I think you have this picture in your mind of just one big pile of spaghetti code. The truth is way more nuanced. All the code may be in one big repository, but that doesn't mean it is not well-managed. The code is still modular; code is managed in libraries with clean APIs, and so on.
But whether you keep your code in one big repository or many small repositories, you still need to track and manage those the dependencies between the various parts.
For instance, when a bug is discovered in library X, you need to know which binaries running in production were compiled against a buggy version of that library. At Google we can say "A bug was introduced at revision NNNNN and fixed at revision MMMMM. Please recompile and redeploy any binaries that were built within that range." (And we have tools to tell us exactly which binaries those are.) This is something that using One Giant Repository gives us for free.
If you were taking the many-small-repos approach, for any given binary you'd need to track the various versions of each of its dependencies. You'd also need to manage release engineering for each and every one of those projects, which slows progress a lot (although we do have a release process for really critical components).
But like I said, there are relative advantages and disadvantages to either approach. To write software at this scale requires tools, processes, and good communication. Where you keep your code, at the end of the day, is actually a pretty minor concern compared to all the other stuff you need to do to ship quality products.
No, you're giving me the right picture, and it's mostly the picture I thought it was.
These issues are the same issues the rest of us in the world have to deal with when working with your APIs. Someone in one of the sibling comments has linked to an article discussing Bezos giving the command from on-high that Amazon would dog-food all of its APIs.
And apparently it isn't so minor of a concern if it warrants the first blog post out of Facebook in the last 3 weeks. Maybe that's just a coincidence that this is the first blog post of the year. It seems like they are trying to say "it's a big enough deal that we have and we're going to spend a lot of money on it."
Maybe the problem is that Facebook and Google are just too big. They might have to be as big as they are to be doing the work that they are doing, but is that really the best thing for the rest of the world?
The fact that Google is one of the largest, most successful software companies in history and you are arguing on the internet using the handle "moron4hire" just about sums up the merits of your position.
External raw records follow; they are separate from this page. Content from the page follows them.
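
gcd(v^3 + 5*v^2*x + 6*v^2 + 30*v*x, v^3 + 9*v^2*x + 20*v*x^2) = v^2 + 5*v*x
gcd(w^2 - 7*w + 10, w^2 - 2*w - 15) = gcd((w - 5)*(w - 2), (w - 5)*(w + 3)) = w - 5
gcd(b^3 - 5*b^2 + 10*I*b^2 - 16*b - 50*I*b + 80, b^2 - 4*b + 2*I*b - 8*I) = b + 2*I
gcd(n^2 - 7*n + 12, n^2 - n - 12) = n - 4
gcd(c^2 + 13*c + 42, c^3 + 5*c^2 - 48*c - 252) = c + 6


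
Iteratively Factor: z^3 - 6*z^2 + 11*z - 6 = (z - 1)*(z^2 - 5*z + 6) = (z - 3)*(z - 1)*(z - 2)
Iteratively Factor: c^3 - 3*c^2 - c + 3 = (c - 3)*(c^2 - 1) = (c - 3)*(c - 1)*(c + 1)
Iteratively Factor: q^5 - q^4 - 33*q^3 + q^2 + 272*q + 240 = (q + 4)*(q^4 - 5*q^3 - 13*q^2 + 53*q + 60) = (q - 4)*(q + 4)*(q^3 - q^2 - 17*q - 15) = (q - 4)*(q + 1)*(q + 4)*(q^2 - 2*q - 15) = (q - 5)*(q - 4)*(q + 1)*(q + 4)*(q + 3)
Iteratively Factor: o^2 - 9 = (o - 3)*(o + 3)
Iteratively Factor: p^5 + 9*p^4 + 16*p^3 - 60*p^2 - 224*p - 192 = (p + 4)*(p^4 + 5*p^3 - 4*p^2 - 44*p - 48) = (p - 3)*(p + 4)*(p^3 + 8*p^2 + 20*p + 16) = (p - 3)*(p + 2)*(p + 4)*(p^2 + 6*p + 8) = (p - 3)*(p + 2)^2*(p + 4)*(p + 4)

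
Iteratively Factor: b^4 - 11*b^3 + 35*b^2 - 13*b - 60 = (b - 3)*(b^3 - 8*b^2 + 11*b + 20) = (b - 5)*(b - 3)*(b^2 - 3*b - 4) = (b - 5)*(b - 3)*(b + 1)*(b - 4)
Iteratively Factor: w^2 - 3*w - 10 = (w + 2)*(w - 5)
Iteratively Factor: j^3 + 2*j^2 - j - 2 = (j - 1)*(j^2 + 3*j + 2) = (j - 1)*(j + 2)*(j + 1)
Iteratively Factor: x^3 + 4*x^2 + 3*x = (x + 3)*(x^2 + x) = (x + 1)*(x + 3)*(x)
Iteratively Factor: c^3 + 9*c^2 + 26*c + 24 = (c + 3)*(c^2 + 6*c + 8) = (c + 3)*(c + 4)*(c + 2)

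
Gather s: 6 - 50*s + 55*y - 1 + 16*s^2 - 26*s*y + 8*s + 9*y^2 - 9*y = 16*s^2 + s*(-26*y - 42) + 9*y^2 + 46*y + 5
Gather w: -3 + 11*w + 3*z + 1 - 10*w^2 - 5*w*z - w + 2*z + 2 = -10*w^2 + w*(10 - 5*z) + 5*z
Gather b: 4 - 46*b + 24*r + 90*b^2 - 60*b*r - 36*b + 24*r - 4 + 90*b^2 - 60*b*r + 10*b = 180*b^2 + b*(-120*r - 72) + 48*r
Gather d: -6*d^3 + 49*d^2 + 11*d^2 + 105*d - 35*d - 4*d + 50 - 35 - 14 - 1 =-6*d^3 + 60*d^2 + 66*d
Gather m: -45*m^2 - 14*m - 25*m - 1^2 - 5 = -45*m^2 - 39*m - 6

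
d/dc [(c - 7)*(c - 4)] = 2*c - 11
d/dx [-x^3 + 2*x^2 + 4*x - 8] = -3*x^2 + 4*x + 4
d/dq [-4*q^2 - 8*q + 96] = -8*q - 8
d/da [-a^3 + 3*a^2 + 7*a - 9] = -3*a^2 + 6*a + 7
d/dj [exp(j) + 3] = exp(j)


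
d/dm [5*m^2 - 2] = 10*m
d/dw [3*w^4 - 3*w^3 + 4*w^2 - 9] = w*(12*w^2 - 9*w + 8)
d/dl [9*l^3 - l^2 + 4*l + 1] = 27*l^2 - 2*l + 4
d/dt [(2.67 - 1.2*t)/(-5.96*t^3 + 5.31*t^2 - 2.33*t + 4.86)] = (-14.304*t^3 + 54.1116*t^2 - 28.3554*t + 0.3891)/(35.5216*t^6 - 63.2952*t^5 + 55.9697*t^4 - 82.6758*t^3 + 57.0421*t^2 - 22.6476*t + 23.6196)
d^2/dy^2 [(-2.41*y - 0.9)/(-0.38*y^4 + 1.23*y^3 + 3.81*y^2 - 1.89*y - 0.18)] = (4.176048*y^7 - 15.423744*y^6 - 11.678454*y^5 + 50.263686*y^4 + 147.944016*y^3 + 71.497728*y^2 - 27.772632*y + 6.024456)/(0.054872*y^12 - 0.532836*y^11 + 0.074214*y^10 + 9.642645*y^9 - 5.966433*y^8 - 61.90911*y^7 + 1.161837*y^6 + 74.962098*y^5 - 35.464149*y^4 - 1.145259*y^3 + 1.558602*y^2 + 0.183708*y + 0.005832)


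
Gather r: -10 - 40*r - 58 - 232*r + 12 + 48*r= -224*r - 56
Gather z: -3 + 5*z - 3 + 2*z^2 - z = 2*z^2 + 4*z - 6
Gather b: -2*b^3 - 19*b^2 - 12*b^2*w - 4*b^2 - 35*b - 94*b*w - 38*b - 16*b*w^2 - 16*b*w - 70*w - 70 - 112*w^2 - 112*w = -2*b^3 + b^2*(-12*w - 23) + b*(-16*w^2 - 110*w - 73) - 112*w^2 - 182*w - 70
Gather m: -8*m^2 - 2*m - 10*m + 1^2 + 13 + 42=-8*m^2 - 12*m + 56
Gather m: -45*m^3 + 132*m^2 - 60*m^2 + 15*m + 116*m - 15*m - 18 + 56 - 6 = -45*m^3 + 72*m^2 + 116*m + 32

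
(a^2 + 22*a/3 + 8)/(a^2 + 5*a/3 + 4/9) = 3*(a + 6)/(3*a + 1)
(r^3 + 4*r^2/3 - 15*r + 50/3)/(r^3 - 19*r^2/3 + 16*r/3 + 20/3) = (3*r^2 + 10*r - 25)/(3*r^2 - 13*r - 10)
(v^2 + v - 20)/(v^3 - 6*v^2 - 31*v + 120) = (v - 4)/(v^2 - 11*v + 24)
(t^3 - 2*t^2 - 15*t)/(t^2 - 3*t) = (t^2 - 2*t - 15)/(t - 3)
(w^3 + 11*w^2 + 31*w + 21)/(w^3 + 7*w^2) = 1 + 4/w + 3/w^2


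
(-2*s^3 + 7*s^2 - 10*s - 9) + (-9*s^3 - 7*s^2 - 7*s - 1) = -11*s^3 - 17*s - 10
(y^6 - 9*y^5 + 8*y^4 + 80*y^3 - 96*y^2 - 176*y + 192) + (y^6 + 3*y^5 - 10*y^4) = 2*y^6 - 6*y^5 - 2*y^4 + 80*y^3 - 96*y^2 - 176*y + 192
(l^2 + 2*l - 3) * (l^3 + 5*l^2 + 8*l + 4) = l^5 + 7*l^4 + 15*l^3 + 5*l^2 - 16*l - 12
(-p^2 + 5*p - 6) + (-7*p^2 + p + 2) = -8*p^2 + 6*p - 4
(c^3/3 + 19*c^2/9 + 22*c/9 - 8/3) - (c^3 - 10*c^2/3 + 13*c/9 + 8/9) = -2*c^3/3 + 49*c^2/9 + c - 32/9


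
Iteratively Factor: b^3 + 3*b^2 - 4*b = (b + 4)*(b^2 - b) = (b - 1)*(b + 4)*(b)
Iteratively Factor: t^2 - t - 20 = (t + 4)*(t - 5)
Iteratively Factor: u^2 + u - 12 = (u - 3)*(u + 4)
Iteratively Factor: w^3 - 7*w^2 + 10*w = (w)*(w^2 - 7*w + 10) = w*(w - 2)*(w - 5)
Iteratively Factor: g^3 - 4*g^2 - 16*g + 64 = (g - 4)*(g^2 - 16) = (g - 4)^2*(g + 4)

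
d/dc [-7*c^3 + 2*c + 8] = 2 - 21*c^2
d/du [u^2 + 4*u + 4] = 2*u + 4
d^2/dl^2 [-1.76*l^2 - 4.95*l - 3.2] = -3.52000000000000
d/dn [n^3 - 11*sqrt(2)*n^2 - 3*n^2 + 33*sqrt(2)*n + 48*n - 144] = 3*n^2 - 22*sqrt(2)*n - 6*n + 33*sqrt(2) + 48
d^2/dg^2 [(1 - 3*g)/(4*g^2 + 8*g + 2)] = 2*(-8*(g + 1)^2*(3*g - 1) + (9*g + 5)*(2*g^2 + 4*g + 1))/(2*g^2 + 4*g + 1)^3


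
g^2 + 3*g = g*(g + 3)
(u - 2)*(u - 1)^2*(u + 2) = u^4 - 2*u^3 - 3*u^2 + 8*u - 4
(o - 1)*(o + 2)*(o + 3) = o^3 + 4*o^2 + o - 6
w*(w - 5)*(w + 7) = w^3 + 2*w^2 - 35*w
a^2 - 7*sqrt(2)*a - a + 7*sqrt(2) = (a - 1)*(a - 7*sqrt(2))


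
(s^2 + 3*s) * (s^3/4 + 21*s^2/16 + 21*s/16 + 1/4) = s^5/4 + 33*s^4/16 + 21*s^3/4 + 67*s^2/16 + 3*s/4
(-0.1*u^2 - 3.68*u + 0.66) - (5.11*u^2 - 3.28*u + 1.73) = -5.21*u^2 - 0.4*u - 1.07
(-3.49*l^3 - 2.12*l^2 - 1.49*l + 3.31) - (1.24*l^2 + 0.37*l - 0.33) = -3.49*l^3 - 3.36*l^2 - 1.86*l + 3.64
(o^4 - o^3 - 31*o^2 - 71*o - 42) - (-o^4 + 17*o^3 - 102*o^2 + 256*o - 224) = 2*o^4 - 18*o^3 + 71*o^2 - 327*o + 182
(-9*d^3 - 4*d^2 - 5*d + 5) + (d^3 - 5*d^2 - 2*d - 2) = -8*d^3 - 9*d^2 - 7*d + 3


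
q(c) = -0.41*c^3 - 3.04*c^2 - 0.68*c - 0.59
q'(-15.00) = -186.23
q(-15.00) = 709.36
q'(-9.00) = -45.59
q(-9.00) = 58.18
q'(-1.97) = 6.52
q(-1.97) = -7.91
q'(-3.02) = 6.46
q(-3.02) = -14.97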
Just because a company is big doesn't mean they are working in the best way, or working in a way that is to the best benefit of the public. Might does not make right. We don't let large architectural engineering firms get away with doing whatever the hell they want just because they should have a proprietary interest in doing the best job possible, and we shouldn't be letting banks do it, either.
Yes, it's hard. Boo hoo. So is making safe cars. But you don't get the option to take the easy way out. Solve the hard problem, it's the job.
No, using a ramdisk these days usually makes things worse, not better. The reason is that the operating system already holds as much of the filesystem in caches (in RAM) as possible. So as long as you have enough RAM in your system, files will be cached and the result is better than using a ramdisk.
Partitioning may be the answer but this is a huge problem for corporations like Facebook (and the one I am working for). If things have been done with one giant repo from day one, splitting it is going to be a major engineering/political/social problem when there's thousands of engineers working on the code base and you can't just shut down business for the duration of the migration.